Qu’est-ce que la convention CRAC ?
La CRAC encadre l’application de la loi Spinetta du 4 janvier 1978, qui a instauré un système à double obligation d’assurance : la dommages-ouvrage (DO) qui préfinance les réparations, et la décennale de chaque constructeur qui couvre sa propre responsabilité. Avant la CRAC, les assureurs DO et les assureurs décennale se renvoyaient fréquemment la responsabilité, allongeant les délais et les coûts. La convention CRAC met fin à cet inconvénient.
Comment fonctionne la CRAC en cas de sinistre ?
- Déclaration du sinistre à l’assureur dommages-ouvrage
- Nomination d’un expert unique « qualifié CRAC » par l’assureur DO, qui agit pour le compte de toutes les parties (assureur DO ET assureurs de responsabilité décennale des constructeurs)

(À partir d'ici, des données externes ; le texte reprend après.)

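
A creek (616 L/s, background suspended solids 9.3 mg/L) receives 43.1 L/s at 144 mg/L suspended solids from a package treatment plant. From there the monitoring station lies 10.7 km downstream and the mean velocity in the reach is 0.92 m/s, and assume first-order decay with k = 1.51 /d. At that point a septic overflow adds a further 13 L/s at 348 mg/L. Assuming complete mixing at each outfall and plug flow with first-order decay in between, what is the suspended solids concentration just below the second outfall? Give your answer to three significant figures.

21.2 mg/L

Conservation of mass: C = (616.0·9.300 + 43.10·144.0) / 659.1 = 11940/659.1 = 18.11 mg/L; combined flow 659.1 L/s.
Travel time t = 10.7·1000 / 0.92 = 11630 s = 3.231 h.
Decay over the reach: 18.11·exp(−kt) = 18.11·0.8161 = 14.78 mg/L.
Second outfall: C = (659.1·14.78 + 13.00·348.0)/672.1 = 21.22 mg/L.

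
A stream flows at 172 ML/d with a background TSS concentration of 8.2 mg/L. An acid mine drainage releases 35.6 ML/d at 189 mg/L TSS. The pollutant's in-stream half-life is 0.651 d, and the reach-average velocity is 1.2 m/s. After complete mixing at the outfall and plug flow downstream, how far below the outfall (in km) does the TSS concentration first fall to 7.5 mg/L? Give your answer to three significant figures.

161 km

Flow-weighted average: C = (172.0·8.200 + 35.60·189.0) / 207.6 = 8139/207.6 = 39.20 mg/L.
Half-life 0.651 d → k = ln 2 / 0.651 = 1.065 d⁻¹.
Set 39.20·exp(−k·t) = 7.5 → t = ln(39.20/7.5)/k = 134200 s = 37.28 h.
Distance = v·t = 1.2·134200 = 161000 m = 161.0 km.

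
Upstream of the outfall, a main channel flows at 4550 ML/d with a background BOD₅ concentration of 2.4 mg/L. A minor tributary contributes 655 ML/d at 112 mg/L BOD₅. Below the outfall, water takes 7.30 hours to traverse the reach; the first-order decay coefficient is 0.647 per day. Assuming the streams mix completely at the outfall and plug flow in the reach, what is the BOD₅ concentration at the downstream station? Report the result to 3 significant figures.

13.3 mg/L

Flow-weighted average: C = (4550·2.400 + 655.0·112.0) / 5205 = 84280/5205 = 16.19 mg/L.
First-order decay: C = 16.19·exp(−k·t) = 16.19·0.8214 = 13.30 mg/L.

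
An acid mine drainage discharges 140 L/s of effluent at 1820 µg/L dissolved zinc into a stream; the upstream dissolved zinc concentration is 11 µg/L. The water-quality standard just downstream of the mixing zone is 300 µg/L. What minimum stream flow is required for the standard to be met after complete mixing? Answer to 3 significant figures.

Set C_mix = 300: (Q·11.00 + 140.0·1820) / (Q + 140.0) = 300
→ Q = 140.0·(1820 − 300)/(300 − 11.00) = 736.3 L/s.

736 L/s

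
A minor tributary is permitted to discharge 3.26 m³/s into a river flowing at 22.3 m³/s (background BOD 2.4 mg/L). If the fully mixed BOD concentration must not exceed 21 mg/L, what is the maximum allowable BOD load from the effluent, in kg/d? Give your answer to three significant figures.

Mass balance at the limit: 22.30·2.400 + 3.260·Cₑ = 25.56·21 → Cₑ = 148.2 mg/L.
Load = 3.260 m³/s × 148.2 g/m³ × 86 400 s/d = 41750 kg/d.

41800 kg/d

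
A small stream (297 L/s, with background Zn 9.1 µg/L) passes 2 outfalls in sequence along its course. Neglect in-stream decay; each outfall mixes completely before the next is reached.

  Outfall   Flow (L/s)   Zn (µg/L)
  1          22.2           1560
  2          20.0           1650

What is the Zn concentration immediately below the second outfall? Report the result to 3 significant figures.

207 µg/L

Outfall 1: combined Q = 319.2 L/s; C = (297.0·9.100 + 22.20·1560)/319.2 = 117.0 µg/L.
Outfall 2: combined Q = 339.2 L/s; C = (319.2·117.0 + 20.00·1650)/339.2 = 207.4 µg/L.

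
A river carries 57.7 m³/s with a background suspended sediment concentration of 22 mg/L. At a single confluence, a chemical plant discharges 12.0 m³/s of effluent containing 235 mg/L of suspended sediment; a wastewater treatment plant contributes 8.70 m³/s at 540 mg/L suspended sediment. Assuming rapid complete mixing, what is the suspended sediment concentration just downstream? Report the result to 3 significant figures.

112 mg/L

Conservation of mass: C = (57.70·22.00 + 12.00·235.0 + 8.700·540.0) / 78.40 = 8787/78.40 = 112.1 mg/L.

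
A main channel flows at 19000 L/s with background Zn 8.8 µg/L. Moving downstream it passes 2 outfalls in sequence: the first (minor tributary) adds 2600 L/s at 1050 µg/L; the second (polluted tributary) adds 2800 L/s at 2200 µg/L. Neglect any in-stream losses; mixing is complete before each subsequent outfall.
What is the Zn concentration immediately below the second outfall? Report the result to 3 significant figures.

After outfall 1: Q = 19000 + 2600 = 21600 L/s; C = (19000·8.800 + 2600·1050)/21600 = 134.1 µg/L.
After outfall 2: Q = 21600 + 2800 = 24400 L/s; C = (21600·134.1 + 2800·2200)/24400 = 371.2 µg/L.

371 µg/L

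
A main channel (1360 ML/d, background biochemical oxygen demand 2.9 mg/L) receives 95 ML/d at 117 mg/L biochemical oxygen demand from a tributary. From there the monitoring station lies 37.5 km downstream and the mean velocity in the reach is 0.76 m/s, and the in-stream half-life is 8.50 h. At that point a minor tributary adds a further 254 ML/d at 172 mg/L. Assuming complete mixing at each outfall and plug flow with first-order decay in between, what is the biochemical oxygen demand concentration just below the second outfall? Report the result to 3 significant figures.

Mixed concentration C = ΣQC/ΣQ = (1360·2.900 + 95.00·117.0) / 1455 = 15060/1455 = 10.35 mg/L; combined flow 1455 ML/d.
Travel time t = 37.5·1000 / 0.76 = 49340 s = 13.71 h.
Half-life 8.50 h → k = ln 2 / 8.50 = 0.08155 h⁻¹ = 1.957 d⁻¹.
After decay, C = 10.35 × e^(−kt) = 10.35 × 0.3270 = 3.385 mg/L.
Second outfall: C = (1455·3.385 + 254.0·172.0)/1709 = 28.45 mg/L.

28.4 mg/L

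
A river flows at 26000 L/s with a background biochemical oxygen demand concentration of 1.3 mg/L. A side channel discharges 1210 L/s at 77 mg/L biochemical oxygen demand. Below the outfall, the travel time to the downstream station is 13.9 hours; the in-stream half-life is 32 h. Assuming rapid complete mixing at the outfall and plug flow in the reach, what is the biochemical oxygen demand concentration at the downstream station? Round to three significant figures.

Flow-weighted average: C = (26000·1.300 + 1210·77.00) / 27210 = 127000/27210 = 4.666 mg/L.
Half-life 32 h → k = ln 2 / 32 = 0.02166 h⁻¹ = 0.5199 d⁻¹.
Applying C = C₀e^(−kt): 4.666 × 0.7400 = 3.453 mg/L.

3.45 mg/L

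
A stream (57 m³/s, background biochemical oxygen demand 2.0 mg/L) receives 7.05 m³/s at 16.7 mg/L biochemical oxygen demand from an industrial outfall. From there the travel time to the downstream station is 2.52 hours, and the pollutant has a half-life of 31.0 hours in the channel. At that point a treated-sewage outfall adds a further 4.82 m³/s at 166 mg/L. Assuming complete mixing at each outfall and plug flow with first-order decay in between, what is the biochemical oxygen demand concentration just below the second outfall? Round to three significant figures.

14.8 mg/L

Mass balance: C = (57.00·2.000 + 7.050·16.70) / 64.05 = 231.7/64.05 = 3.618 mg/L; combined flow 64.05 m³/s.
Half-life 31.0 h → k = ln 2 / 31.0 = 0.02236 h⁻¹ = 0.5366 d⁻¹.
First-order decay: C = 3.618·exp(−k·t) = 3.618·0.9452 = 3.420 mg/L.
At the second outfall, C = (64.05·3.420 + 4.820·166.0) / (64.05 + 4.820) = 14.80 mg/L.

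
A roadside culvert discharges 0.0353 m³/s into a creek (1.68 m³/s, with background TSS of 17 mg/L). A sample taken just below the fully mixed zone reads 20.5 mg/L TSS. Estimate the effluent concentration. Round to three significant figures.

Mass balance: 1.680·17.00 + 0.03530·Cₑ = 1.715·20.50
→ Cₑ = (1.715·20.50 − 1.680·17.00) / 0.03530 = 187.1 mg/L.

187 mg/L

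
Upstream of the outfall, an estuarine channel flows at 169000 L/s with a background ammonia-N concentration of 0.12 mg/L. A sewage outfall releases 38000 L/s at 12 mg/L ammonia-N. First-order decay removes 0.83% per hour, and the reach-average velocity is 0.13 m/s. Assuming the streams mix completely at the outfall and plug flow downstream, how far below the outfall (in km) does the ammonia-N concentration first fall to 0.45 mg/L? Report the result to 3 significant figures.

91.6 km

Mixed concentration C = ΣQC/ΣQ = (169000·0.1200 + 38000·12.00) / 207000 = 476300/207000 = 2.301 mg/L.
0.83%/h lost → k = −ln(1 − 0.0083) = 0.008335 h⁻¹.
Set 2.301·exp(−k·t) = 0.45 → t = ln(2.301/0.45)/k = 704800 s = 195.8 h.
Distance = v·t = 0.13·704800 = 91630 m = 91.63 km.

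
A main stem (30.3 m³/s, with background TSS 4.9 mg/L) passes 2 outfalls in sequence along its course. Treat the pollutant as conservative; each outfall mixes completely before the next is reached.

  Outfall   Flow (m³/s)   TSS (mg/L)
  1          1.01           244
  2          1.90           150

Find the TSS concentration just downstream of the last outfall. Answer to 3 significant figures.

After outfall 1: Q = 30.30 + 1.010 = 31.31 m³/s; C = (30.30·4.900 + 1.010·244.0)/31.31 = 12.61 mg/L.
After outfall 2: Q = 31.31 + 1.900 = 33.21 m³/s; C = (31.31·12.61 + 1.900·150.0)/33.21 = 20.47 mg/L.

20.5 mg/L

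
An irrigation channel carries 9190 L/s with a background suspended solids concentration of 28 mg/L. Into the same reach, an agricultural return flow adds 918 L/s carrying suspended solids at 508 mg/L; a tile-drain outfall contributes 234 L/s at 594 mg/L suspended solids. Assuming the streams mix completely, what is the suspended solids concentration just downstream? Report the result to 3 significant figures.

Mixed concentration C = ΣQC/ΣQ = (9190·28.00 + 918.0·508.0 + 234.0·594.0) / 10340 = 862700/10340 = 83.41 mg/L.

83.4 mg/L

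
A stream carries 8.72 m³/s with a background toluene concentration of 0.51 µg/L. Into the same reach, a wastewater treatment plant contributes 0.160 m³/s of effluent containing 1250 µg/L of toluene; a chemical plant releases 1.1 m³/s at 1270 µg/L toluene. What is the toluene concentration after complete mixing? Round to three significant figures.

After mixing, C = (8.720·0.5100 + 0.1600·1250 + 1.100·1270) / 9.980 = 1601/9.980 = 160.5 µg/L.

160 µg/L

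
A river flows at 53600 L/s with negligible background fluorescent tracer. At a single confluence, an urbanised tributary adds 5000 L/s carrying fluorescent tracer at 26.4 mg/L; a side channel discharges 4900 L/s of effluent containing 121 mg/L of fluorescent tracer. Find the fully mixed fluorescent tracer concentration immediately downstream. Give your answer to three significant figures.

Mixed concentration C = ΣQC/ΣQ = (53600·0 + 5000·26.40 + 4900·121.0) / 63500 = 724900/63500 = 11.42 mg/L.

11.4 mg/L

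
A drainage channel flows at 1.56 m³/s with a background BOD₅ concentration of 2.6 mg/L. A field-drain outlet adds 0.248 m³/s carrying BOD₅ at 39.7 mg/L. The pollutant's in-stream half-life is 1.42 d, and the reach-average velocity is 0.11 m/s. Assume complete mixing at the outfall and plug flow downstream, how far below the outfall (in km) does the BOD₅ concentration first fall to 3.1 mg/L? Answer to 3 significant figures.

17.7 km

Conservation of mass: C = (1.560·2.600 + 0.2480·39.70) / 1.808 = 13.90/1.808 = 7.689 mg/L.
Half-life 1.42 d → k = ln 2 / 1.42 = 0.4881 d⁻¹.
Set 7.689·exp(−k·t) = 3.1 → t = ln(7.689/3.1)/k = 160800 s = 44.66 h.
Distance = v·t = 0.11·160800 = 17690 m = 17.69 km.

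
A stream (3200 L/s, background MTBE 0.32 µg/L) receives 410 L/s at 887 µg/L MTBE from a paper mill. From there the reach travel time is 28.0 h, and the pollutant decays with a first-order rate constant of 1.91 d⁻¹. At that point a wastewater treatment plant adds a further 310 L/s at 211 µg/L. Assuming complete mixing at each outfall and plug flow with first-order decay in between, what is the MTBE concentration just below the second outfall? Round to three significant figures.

Mixed concentration C = ΣQC/ΣQ = (3200·0.3200 + 410.0·887.0) / 3610 = 364700/3610 = 101.0 µg/L; combined flow 3610 L/s.
Decay over the reach: 101.0·exp(−kt) = 101.0·0.1077 = 10.88 µg/L.
Second outfall: C = (3610·10.88 + 310.0·211.0)/3920 = 26.71 µg/L.

26.7 µg/L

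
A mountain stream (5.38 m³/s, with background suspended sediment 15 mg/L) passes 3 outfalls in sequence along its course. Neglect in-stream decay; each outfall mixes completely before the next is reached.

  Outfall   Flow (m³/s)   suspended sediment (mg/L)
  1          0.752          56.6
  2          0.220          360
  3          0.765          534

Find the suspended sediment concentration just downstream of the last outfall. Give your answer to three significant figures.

Outfall 1: combined Q = 6.132 m³/s; C = (5.380·15.00 + 0.7520·56.60)/6.132 = 20.10 mg/L.
Outfall 2: combined Q = 6.352 m³/s; C = (6.132·20.10 + 0.2200·360.0)/6.352 = 31.87 mg/L.
Outfall 3: combined Q = 7.117 m³/s; C = (6.352·31.87 + 0.7650·534.0)/7.117 = 85.85 mg/L.

85.8 mg/L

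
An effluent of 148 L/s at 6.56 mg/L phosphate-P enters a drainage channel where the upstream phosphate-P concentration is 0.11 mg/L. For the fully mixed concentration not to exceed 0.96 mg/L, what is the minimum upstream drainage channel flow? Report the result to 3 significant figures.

Set C_mix = 0.96: (Q·0.1100 + 148.0·6.560) / (Q + 148.0) = 0.96
→ Q = 148.0·(6.560 − 0.96)/(0.96 − 0.1100) = 975.1 L/s.

975 L/s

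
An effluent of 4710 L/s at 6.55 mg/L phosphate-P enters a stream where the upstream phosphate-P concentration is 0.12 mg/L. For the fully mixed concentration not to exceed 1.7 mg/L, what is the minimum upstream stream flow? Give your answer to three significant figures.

14500 L/s

Set C_mix = 1.7: (Q·0.1200 + 4710·6.550) / (Q + 4710) = 1.7
→ Q = 4710·(6.550 − 1.7)/(1.7 − 0.1200) = 14460 L/s.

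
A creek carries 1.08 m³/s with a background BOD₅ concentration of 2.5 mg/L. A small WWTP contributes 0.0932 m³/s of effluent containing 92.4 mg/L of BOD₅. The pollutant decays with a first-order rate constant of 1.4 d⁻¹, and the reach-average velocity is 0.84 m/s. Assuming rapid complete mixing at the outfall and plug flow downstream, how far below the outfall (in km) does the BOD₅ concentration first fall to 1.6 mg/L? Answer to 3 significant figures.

93.1 km

After mixing, C = (1.080·2.500 + 0.09320·92.40) / 1.173 = 11.31/1.173 = 9.642 mg/L.
Set 9.642·exp(−k·t) = 1.6 → t = ln(9.642/1.6)/k = 110800 s = 30.79 h.
Distance = v·t = 0.84·110800 = 93110 m = 93.11 km.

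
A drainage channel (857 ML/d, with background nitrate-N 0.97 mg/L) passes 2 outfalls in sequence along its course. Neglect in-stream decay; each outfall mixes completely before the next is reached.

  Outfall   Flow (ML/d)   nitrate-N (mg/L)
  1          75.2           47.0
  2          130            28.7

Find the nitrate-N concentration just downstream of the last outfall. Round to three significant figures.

7.62 mg/L

Outfall 1: combined Q = 932.2 ML/d; C = (857.0·0.9700 + 75.20·47.00)/932.2 = 4.683 mg/L.
Outfall 2: combined Q = 1062 ML/d; C = (932.2·4.683 + 130.0·28.70)/1062 = 7.623 mg/L.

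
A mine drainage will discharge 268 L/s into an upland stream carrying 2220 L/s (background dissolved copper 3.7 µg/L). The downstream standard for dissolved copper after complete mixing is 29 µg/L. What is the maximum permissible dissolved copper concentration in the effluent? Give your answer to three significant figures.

239 µg/L

At the limit, (Qr·Cr + Qe·Cₑ)/(Qr + Qe) = 29:
Cₑ = (2488·29 − 2220·3.700) / 268.0 = 238.6 µg/L.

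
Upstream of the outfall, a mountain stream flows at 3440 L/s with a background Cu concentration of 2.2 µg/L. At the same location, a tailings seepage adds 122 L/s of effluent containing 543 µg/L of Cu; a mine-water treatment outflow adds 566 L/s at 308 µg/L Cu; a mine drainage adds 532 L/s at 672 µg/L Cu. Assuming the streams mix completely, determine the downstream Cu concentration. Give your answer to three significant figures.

130 µg/L

After mixing, C = (3440·2.200 + 122.0·543.0 + 566.0·308.0 + 532.0·672.0) / 4660 = 605600/4660 = 130.0 µg/L.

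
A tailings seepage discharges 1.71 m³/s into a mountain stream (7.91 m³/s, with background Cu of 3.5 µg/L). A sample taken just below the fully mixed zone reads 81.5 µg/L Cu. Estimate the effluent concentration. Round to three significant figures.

Mass balance: 7.910·3.500 + 1.710·Cₑ = 9.620·81.50
→ Cₑ = (9.620·81.50 − 7.910·3.500) / 1.710 = 442.3 µg/L.

442 µg/L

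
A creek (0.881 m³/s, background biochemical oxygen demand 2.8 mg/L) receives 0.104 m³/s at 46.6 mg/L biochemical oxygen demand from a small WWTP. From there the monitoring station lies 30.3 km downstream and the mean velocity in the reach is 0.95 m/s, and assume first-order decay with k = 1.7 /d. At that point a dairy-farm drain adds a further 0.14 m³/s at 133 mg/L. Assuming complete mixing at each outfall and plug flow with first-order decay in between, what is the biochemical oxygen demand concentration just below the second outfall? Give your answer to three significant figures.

Mass balance: C = (0.8810·2.800 + 0.1040·46.60) / 0.9850 = 7.313/0.9850 = 7.425 mg/L; combined flow 0.9850 m³/s.
Travel time t = 30.3·1000 / 0.95 = 31890 s = 8.860 h.
After decay, C = 7.425 × e^(−kt) = 7.425 × 0.5339 = 3.964 mg/L.
Second outfall: C = (0.9850·3.964 + 0.1400·133.0)/1.125 = 20.02 mg/L.

20.0 mg/L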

- Convocation des entreprises concernées, de leurs sous-traitants, voire des fabricants si le dommage est imputable à un produit
- Rapport de l’expert établissant le coût du sinistre et les responsabilités — ce rapport ne peut pas être contesté par les assureurs signataires
- Indemnisation rapide du maître d’ouvrage par l’assureur DO, dans les conditions de l’annexe II de l’article A.243-1 du Code des assurances
- Recours de l’assureur DO contre les assureurs de responsabilité décennale, dans les 3 mois, selon un barème de répartition annexé à la convention si aucun accord amiable n’est trouvé
Avantages de la CRAC pour les différents acteurs
| Acteur | Bénéfice de la CRAC |
|---|---|
| Maître d’ouvrage / victime | Indemnisation rapide sans attendre la résolution des litiges entre assureurs, aucune démarche contre les constructeurs |
| Constructeur / artisan | Réduction des coûts de procédure, un seul expert au lieu de plusieurs contre-expertises |
| Sous-traitant | Le recours de l’assureur DO se fait directement entre assureurs — l’entreprise principale n’a pas à avancer l’intégralité du recours |
| Assureurs | Mutualisation des frais d’expertise, procédure standardisée via la Commission d’Application (CACRAC) et la Commission de conciliation en cas de désaccord |
C’est un accord conventionnel entre assureurs — chaque compagnie reste libre d’y adhérer ou non. Certains assureurs européens en LPS n’ont pas signé la convention. Vérifiez si votre assureur dommages-ouvrage est signataire de la CRAC avant de souscrire — cela peut accélérer considérablement l’indemnisation en cas de sinistre.
➜ Assurance dommage-ouvrage — Guide complet
➜ Loi Spinetta — Texte et explication
➜ Décennale sous-traitant — Obligations
Questions fréquentes — Convention CRAC
Qu’est-ce que la convention CRAC ?
La Convention de Règlement de l’Assurance Construction (CRAC), mise en place en 1983, est un accord entre assureurs construction français qui organise la gestion des sinistres de nature décennale via un expert unique et un barème de répartition, afin d’accélérer l’indemnisation et de réduire les coûts de gestion.
La CRAC est-elle obligatoire pour les assureurs ?
Non, il s’agit d’un accord conventionnel facultatif. La grande majorité des assureurs français du marché de la construction l’ont signée, mais certains assureurs européens en libre prestation de services ne sont pas signataires. Cela n’exonère jamais un constructeur de sa responsabilité décennale de plein droit prévue par l’article 1792 du Code civil.
Comment la CRAC accélère-t-elle l’indemnisation ?
En imposant un expert unique qualifié CRAC qui agit pour le compte de toutes les parties (assureur dommages-ouvrage et assureurs décennale), la CRAC évite les contre-expertises multiples et les désaccords qui ralentissaient traditionnellement l’indemnisation. Le rapport de l’expert ne peut pas être contesté par les assureurs signataires, ce qui fluidifie la procédure.